司仪的唱词如同点燃献祭柴堆的最后一丝火星,狠狠将无边的屈辱烙进柳青黎灵魂深处,直至骨髓都浸满冰凉的羞耻。
她仿佛孤零零立于断崖,人生路尽。
举目四望:
邪物柳老爷那毫不掩饰的玩味。
妹妹柳云堇含泪的惶然。
柳府众人投来沉默如实质的审视与不解。
环伺皆是刑架,目光皆是刀俎。
长毯中心,人生尽头。
柳青黎垂落的双臂,终是缓缓抬起,探向那身炽烈的嫁衣。
指尖在死寂中抑制不住地……微颤。
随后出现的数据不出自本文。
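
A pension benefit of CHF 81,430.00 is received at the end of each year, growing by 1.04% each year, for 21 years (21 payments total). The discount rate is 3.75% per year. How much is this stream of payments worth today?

CHF 1,281,242.55

Periodic rate r = 0.0375 per year.
Growing ordinary annuity: PV = PMT₁ × [1 − ((1+g)/(1+r))^n] / (r − g) = 81,430 × [1 − ((1+0.0104)/(1+r))^21] / (r − 0.0104) = CHF 1,281,242.55.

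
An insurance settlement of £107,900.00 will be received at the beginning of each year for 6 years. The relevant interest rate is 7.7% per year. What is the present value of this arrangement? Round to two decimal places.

£542,141.41

This is an annuity due: 6 payments of £107,900.00 at the beginning of each year.
Periodic rate r = 0.077 per year.
PV = PMT × [(1 − (1+r)^−n)/r] × (1+r) = 107,900 × [1 − (1+r)^−6] / r × (1+r) = £542,141.41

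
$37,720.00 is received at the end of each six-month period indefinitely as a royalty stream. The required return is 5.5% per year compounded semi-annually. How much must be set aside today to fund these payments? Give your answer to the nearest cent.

$1,371,636.36

Periodic rate r = 0.055/2 per half-year.
Level perpetuity: PV = PMT / r = 37,720 / (0.055/2) = $1,371,636.36.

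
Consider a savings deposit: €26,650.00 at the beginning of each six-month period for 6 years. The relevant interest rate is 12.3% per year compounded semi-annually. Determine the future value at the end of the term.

This is an annuity due: 12 deposits of €26,650.00 at the beginning of each six-month period.
Periodic rate r = 0.123/2 per half-year; n is counted in half-years.
FV = PMT × [((1+r)^n − 1)/r] × (1+r) = 26,650 × [(1+r)^12 − 1] / r × (1+r) = €481,433.76

€481,433.76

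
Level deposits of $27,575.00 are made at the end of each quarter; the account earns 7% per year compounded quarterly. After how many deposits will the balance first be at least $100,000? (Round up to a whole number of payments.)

4 payments

Periodic rate r = 0.07/4 per quarter; n is counted in quarters.
Ordinary annuity FV: 100,000 = 27,575 × [((1+r)^n − 1)/r].
(1+r)^n = 1 + 100,000 × r / 27,575, so n = ln(1 + 100,000·r/27,575) / ln(1+r) = 3.55.
Round up to a whole number of payments: n = 4.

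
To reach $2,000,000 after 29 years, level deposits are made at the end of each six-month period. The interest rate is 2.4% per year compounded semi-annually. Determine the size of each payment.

Level ordinary annuity; solve FV = PMT × [((1+r)^n − 1)/r] for PMT.
Periodic rate r = 0.024/2 per half-year; n is counted in half-years.
With n = 58: PMT = 2,000,000 / ([((1+r)^n − 1)/r]) = $24,062.04

$24,062.04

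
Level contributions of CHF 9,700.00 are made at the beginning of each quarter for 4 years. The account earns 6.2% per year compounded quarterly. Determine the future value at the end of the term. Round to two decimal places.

This is an annuity due: 16 deposits of CHF 9,700.00 at the beginning of each quarter.
Periodic rate r = 0.062/4 per quarter; n is counted in quarters.
FV = PMT × [((1+r)^n − 1)/r] × (1+r) = 9,700 × [(1+r)^16 − 1] / r × (1+r) = CHF 177,321.83

CHF 177,321.83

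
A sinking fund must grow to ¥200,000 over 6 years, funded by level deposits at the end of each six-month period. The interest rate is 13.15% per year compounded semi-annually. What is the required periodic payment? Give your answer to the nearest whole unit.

Level ordinary annuity; solve FV = PMT × [((1+r)^n − 1)/r] for PMT.
Periodic rate r = 0.1315/2 per half-year; n is counted in half-years.
With n = 12: PMT = 200,000 / ([((1+r)^n − 1)/r]) = ¥11,463

¥11,463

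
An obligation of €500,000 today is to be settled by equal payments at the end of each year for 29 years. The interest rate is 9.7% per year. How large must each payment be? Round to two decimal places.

Level ordinary annuity; solve PV = PMT × [(1 − (1+r)^−n)/r] for PMT.
Periodic rate r = 0.097 per year.
With n = 29: PMT = 500,000 / ([(1 − (1+r)^−n)/r]) = €52,051.76

€52,051.76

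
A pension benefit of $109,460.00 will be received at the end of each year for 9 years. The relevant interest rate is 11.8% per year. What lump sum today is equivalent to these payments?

This is an ordinary annuity: 9 payments of $109,460.00 at the end of each year.
Periodic rate r = 0.118 per year.
PV = PMT × [(1 − (1+r)^−n)/r] = 109,460 × [1 − (1+r)^−9] / r = $587,691.08

$587,691.08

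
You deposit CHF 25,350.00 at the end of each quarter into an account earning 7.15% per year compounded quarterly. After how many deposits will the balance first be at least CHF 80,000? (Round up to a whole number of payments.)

4 payments

Periodic rate r = 0.0715/4 per quarter; n is counted in quarters.
Ordinary annuity FV: 80,000 = 25,350 × [((1+r)^n − 1)/r].
(1+r)^n = 1 + 80,000 × r / 25,350, so n = ln(1 + 80,000·r/25,350) / ln(1+r) = 3.10.
Round up to a whole number of payments: n = 4.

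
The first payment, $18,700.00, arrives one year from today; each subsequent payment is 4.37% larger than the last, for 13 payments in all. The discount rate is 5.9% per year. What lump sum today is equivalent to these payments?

Periodic rate r = 0.059 per year.
Growing ordinary annuity: PV = PMT₁ × [1 − ((1+g)/(1+r))^n] / (r − g) = 18,700 × [1 − ((1+0.0437)/(1+r))^13] / (r − 0.0437) = $210,674.03.

$210,674.03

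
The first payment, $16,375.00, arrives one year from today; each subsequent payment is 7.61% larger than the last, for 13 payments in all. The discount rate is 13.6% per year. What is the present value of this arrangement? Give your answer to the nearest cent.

Periodic rate r = 0.136 per year.
Growing ordinary annuity: PV = PMT₁ × [1 − ((1+g)/(1+r))^n] / (r − g) = 16,375 × [1 − ((1+0.0761)/(1+r))^13] / (r − 0.0761) = $138,189.81.

$138,189.81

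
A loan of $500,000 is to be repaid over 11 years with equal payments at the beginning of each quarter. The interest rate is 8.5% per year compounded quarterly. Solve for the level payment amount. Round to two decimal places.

$17,237.88

Level annuity due; solve PV = PMT × [(1 − (1+r)^−n)/r] × (1+r) for PMT.
Periodic rate r = 0.085/4 per quarter; n is counted in quarters.
With n = 44: PMT = 500,000 / ([(1 − (1+r)^−n)/r] × (1+r)) = $17,237.88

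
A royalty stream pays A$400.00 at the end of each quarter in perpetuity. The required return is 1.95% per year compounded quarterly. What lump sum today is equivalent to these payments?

Periodic rate r = 0.0195/4 per quarter.
Level perpetuity: PV = PMT / r = 400 / (0.0195/4) = A$82,051.28.

A$82,051.28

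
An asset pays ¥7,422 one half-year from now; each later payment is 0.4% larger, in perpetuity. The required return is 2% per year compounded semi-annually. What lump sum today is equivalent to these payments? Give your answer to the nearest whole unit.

Periodic rate r = 0.02/2 per half-year.
Growing perpetuity (Gordon): PV = PMT₁ / (r − g) = 7,422 / (r − 0.004) = ¥1,237,000.

¥1,237,000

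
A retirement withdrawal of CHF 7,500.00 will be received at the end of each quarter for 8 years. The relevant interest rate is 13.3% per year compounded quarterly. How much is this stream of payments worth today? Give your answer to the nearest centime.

This is an ordinary annuity: 32 payments of CHF 7,500.00 at the end of each quarter.
Periodic rate r = 0.133/4 per quarter; n is counted in quarters.
PV = PMT × [(1 − (1+r)^−n)/r] = 7,500 × [1 − (1+r)^−32] / r = CHF 146,369.16

CHF 146,369.16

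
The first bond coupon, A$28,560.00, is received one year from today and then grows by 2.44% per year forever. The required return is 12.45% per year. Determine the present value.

Periodic rate r = 0.1245 per year.
Growing perpetuity (Gordon): PV = PMT₁ / (r − g) = 28,560 / (r − 0.0244) = A$285,314.69.

A$285,314.69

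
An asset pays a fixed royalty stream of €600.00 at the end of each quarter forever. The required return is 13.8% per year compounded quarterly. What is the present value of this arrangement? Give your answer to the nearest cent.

€17,391.30

Periodic rate r = 0.138/4 per quarter.
Level perpetuity: PV = PMT / r = 600 / (0.138/4) = €17,391.30.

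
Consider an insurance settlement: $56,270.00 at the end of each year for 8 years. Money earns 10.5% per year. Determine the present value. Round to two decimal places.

$294,809.10

This is an ordinary annuity: 8 payments of $56,270.00 at the end of each year.
Periodic rate r = 0.105 per year.
PV = PMT × [(1 − (1+r)^−n)/r] = 56,270 × [1 − (1+r)^−8] / r = $294,809.10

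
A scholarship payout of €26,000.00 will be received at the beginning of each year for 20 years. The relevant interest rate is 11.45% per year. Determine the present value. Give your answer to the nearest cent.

This is an annuity due: 20 payments of €26,000.00 at the beginning of each year.
Periodic rate r = 0.1145 per year.
PV = PMT × [(1 − (1+r)^−n)/r] × (1+r) = 26,000 × [1 − (1+r)^−20] / r × (1+r) = €224,124.38

€224,124.38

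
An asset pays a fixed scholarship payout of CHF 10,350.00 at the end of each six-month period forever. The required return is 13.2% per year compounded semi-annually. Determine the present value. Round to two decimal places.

Periodic rate r = 0.132/2 per half-year.
Level perpetuity: PV = PMT / r = 10,350 / (0.132/2) = CHF 156,818.18.

CHF 156,818.18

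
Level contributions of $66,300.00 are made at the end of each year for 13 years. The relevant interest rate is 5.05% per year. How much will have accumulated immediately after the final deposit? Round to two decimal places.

This is an ordinary annuity: 13 deposits of $66,300.00 at the end of each year.
Periodic rate r = 0.0505 per year.
FV = PMT × [((1+r)^n − 1)/r] = 66,300 × [(1+r)^13 − 1] / r = $1,178,112.43

$1,178,112.43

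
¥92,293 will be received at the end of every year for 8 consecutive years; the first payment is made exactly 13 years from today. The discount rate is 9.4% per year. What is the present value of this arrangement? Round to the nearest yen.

Ordinary annuity of 8 payments, first payment at period 13.
Periodic rate r = 0.094 per year.
The ordinary-annuity PV formula values the stream one period before the first payment (period 12); discount that back 12 periods:
PV₀ = 92,293 × [1 − (1+r)^−8] / r × (1+r)^−12 = ¥171,252

¥171,252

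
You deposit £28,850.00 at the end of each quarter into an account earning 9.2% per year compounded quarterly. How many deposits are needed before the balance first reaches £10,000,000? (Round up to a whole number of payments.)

97 payments

Periodic rate r = 0.092/4 per quarter; n is counted in quarters.
Ordinary annuity FV: 10,000,000 = 28,850 × [((1+r)^n − 1)/r].
(1+r)^n = 1 + 10,000,000 × r / 28,850, so n = ln(1 + 10,000,000·r/28,850) / ln(1+r) = 96.49.
Round up to a whole number of payments: n = 97.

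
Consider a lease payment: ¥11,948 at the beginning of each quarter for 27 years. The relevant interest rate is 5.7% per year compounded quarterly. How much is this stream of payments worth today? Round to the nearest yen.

¥665,918

This is an annuity due: 108 payments of ¥11,948 at the beginning of each quarter.
Periodic rate r = 0.057/4 per quarter; n is counted in quarters.
PV = PMT × [(1 − (1+r)^−n)/r] × (1+r) = 11,948 × [1 − (1+r)^−108] / r × (1+r) = ¥665,918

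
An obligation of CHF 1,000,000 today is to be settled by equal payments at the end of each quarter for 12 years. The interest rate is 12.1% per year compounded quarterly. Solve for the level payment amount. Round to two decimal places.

CHF 39,760.57

Level ordinary annuity; solve PV = PMT × [(1 − (1+r)^−n)/r] for PMT.
Periodic rate r = 0.121/4 per quarter; n is counted in quarters.
With n = 48: PMT = 1,000,000 / ([(1 − (1+r)^−n)/r]) = CHF 39,760.57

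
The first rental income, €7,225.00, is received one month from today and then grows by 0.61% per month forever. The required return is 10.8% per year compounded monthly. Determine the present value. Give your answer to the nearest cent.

€2,491,379.31

Periodic rate r = 0.108/12 per month.
Growing perpetuity (Gordon): PV = PMT₁ / (r − g) = 7,225 / (r − 0.0061) = €2,491,379.31.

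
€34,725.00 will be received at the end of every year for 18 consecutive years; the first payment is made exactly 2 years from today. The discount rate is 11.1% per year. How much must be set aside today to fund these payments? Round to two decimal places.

€239,242.09

Ordinary annuity of 18 payments, first payment at period 2.
Periodic rate r = 0.111 per year.
The ordinary-annuity PV formula values the stream one period before the first payment (period 1); discount that back 1 periods:
PV₀ = 34,725 × [1 − (1+r)^−18] / r × (1+r)^−1 = €239,242.09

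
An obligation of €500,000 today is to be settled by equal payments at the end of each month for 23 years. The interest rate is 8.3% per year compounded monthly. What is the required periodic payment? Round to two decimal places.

€4,064.83

Level ordinary annuity; solve PV = PMT × [(1 − (1+r)^−n)/r] for PMT.
Periodic rate r = 0.083/12 per month; n is counted in months.
With n = 276: PMT = 500,000 / ([(1 − (1+r)^−n)/r]) = €4,064.83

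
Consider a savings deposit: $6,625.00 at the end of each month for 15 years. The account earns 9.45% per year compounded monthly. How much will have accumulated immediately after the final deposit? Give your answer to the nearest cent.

This is an ordinary annuity: 180 deposits of $6,625.00 at the end of each month.
Periodic rate r = 0.0945/12 per month; n is counted in months.
FV = PMT × [((1+r)^n − 1)/r] = 6,625 × [(1+r)^180 − 1] / r = $2,611,251.93

$2,611,251.93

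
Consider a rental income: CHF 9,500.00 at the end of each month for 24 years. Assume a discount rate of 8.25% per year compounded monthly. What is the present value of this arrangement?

This is an ordinary annuity: 288 payments of CHF 9,500.00 at the end of each month.
Periodic rate r = 0.0825/12 per month; n is counted in months.
PV = PMT × [(1 − (1+r)^−n)/r] = 9,500 × [1 − (1+r)^−288] / r = CHF 1,189,734.59

CHF 1,189,734.59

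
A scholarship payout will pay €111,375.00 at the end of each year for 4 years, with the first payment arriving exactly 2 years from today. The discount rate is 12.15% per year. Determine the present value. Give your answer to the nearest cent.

Ordinary annuity of 4 payments, first payment at period 2.
Periodic rate r = 0.1215 per year.
The ordinary-annuity PV formula values the stream one period before the first payment (period 1); discount that back 1 periods:
PV₀ = 111,375 × [1 − (1+r)^−4] / r × (1+r)^−1 = €300,685.56

€300,685.56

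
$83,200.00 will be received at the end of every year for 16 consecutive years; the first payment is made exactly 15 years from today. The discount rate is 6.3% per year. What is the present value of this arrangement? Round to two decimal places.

Ordinary annuity of 16 payments, first payment at period 15.
Periodic rate r = 0.063 per year.
The ordinary-annuity PV formula values the stream one period before the first payment (period 14); discount that back 14 periods:
PV₀ = 83,200 × [1 − (1+r)^−16] / r × (1+r)^−14 = $350,213.52

$350,213.52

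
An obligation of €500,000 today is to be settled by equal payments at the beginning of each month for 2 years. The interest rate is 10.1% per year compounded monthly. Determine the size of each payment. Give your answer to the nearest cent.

€22,902.78

Level annuity due; solve PV = PMT × [(1 − (1+r)^−n)/r] × (1+r) for PMT.
Periodic rate r = 0.101/12 per month; n is counted in months.
With n = 24: PMT = 500,000 / ([(1 − (1+r)^−n)/r] × (1+r)) = €22,902.78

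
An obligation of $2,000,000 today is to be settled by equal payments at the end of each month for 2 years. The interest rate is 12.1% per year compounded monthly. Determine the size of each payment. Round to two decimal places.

Level ordinary annuity; solve PV = PMT × [(1 − (1+r)^−n)/r] for PMT.
Periodic rate r = 0.121/12 per month; n is counted in months.
With n = 24: PMT = 2,000,000 / ([(1 − (1+r)^−n)/r]) = $94,240.37

$94,240.37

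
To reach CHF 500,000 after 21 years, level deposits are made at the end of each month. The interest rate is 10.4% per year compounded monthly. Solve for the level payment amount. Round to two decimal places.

CHF 555.66

Level ordinary annuity; solve FV = PMT × [((1+r)^n − 1)/r] for PMT.
Periodic rate r = 0.104/12 per month; n is counted in months.
With n = 252: PMT = 500,000 / ([((1+r)^n − 1)/r]) = CHF 555.66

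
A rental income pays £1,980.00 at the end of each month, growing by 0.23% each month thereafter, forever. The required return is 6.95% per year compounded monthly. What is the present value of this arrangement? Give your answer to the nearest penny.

£567,064.44

Periodic rate r = 0.0695/12 per month.
Growing perpetuity (Gordon): PV = PMT₁ / (r − g) = 1,980 / (r − 0.0023) = £567,064.44.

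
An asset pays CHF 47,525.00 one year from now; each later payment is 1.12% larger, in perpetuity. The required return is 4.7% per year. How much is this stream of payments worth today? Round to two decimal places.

CHF 1,327,513.97

Periodic rate r = 0.047 per year.
Growing perpetuity (Gordon): PV = PMT₁ / (r − g) = 47,525 / (r − 0.0112) = CHF 1,327,513.97.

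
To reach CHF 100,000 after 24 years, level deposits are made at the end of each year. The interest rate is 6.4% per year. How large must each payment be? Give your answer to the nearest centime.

CHF 1,864.81

Level ordinary annuity; solve FV = PMT × [((1+r)^n − 1)/r] for PMT.
Periodic rate r = 0.064 per year.
With n = 24: PMT = 100,000 / ([((1+r)^n − 1)/r]) = CHF 1,864.81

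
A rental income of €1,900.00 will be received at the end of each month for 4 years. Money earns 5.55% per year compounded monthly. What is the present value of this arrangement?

€81,617.68

This is an ordinary annuity: 48 payments of €1,900.00 at the end of each month.
Periodic rate r = 0.0555/12 per month; n is counted in months.
PV = PMT × [(1 − (1+r)^−n)/r] = 1,900 × [1 − (1+r)^−48] / r = €81,617.68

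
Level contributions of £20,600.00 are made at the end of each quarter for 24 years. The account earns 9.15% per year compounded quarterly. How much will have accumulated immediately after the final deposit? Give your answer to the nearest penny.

£6,996,637.96

This is an ordinary annuity: 96 deposits of £20,600.00 at the end of each quarter.
Periodic rate r = 0.0915/4 per quarter; n is counted in quarters.
FV = PMT × [((1+r)^n − 1)/r] = 20,600 × [(1+r)^96 − 1] / r = £6,996,637.96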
那是血肉之躯对抗着沉沦的命运,正试图发出的最后一丝本能悲鸣。
然后,她压下了本能。
指节屈起,触碰到嫁衣最上方那颗紧贴锁骨的盘扣。
冰凉顺着指尖蔓延。
这颗象征着女子一生最隆重时刻,承载懵懂少女对未来期许的盘扣,如今只是一个需要解开的束缚,一个通往“乳畜”之路的第一步障碍。
指尖停留其上,如蛛网中的蝶翅,徒然轻振。
终于。
那僵硬的指头,轻微却决绝地向下一压。
“哒——”
扣绊松开的细响,恍若甲胄卸落,锁链崩断。
嫁衣象征性的保护,被撕开了一道缝隙,露出下方一线……雪白的衣襟。
开始了。
这场由她亲手执行的,对自己“人”之身份的公开凌迟。
一层,再一层……
华贵外衫如剥离光华的蝉蜕,在无声凝视中滑落肩头,堆叠脚边,鲜红刺目。
中衣系带无声解开,委顿于地。
素色薄衫,再也无法遮掩下方被邪物重塑的惊世轮廓。
兼具女子与生俱来的柔曼起伏之美,却又因那过分的膨胀,透露出作为乳畜的恐怖资本。
这份不和谐的美,本身就是对她最残酷的亵渎。
最终——
指尖停留在那最后一丝象征羞耻的屏障前。
贴身的亵衣,灵魂最后的遮羞布。
指节绷紧,扯动。
布料摩擦皮肤,亵衣……褪下。
同时,那双曾走过五十步人生归途的绣鞋,亦被她颤抖的手指从紧绷的足弓上扯落。
“啪嗒……”
轻微落地声,宣告了她与尘世最后一丝隔绝的解除。
前方,柳云堇眸中的泪水蓦然汹涌。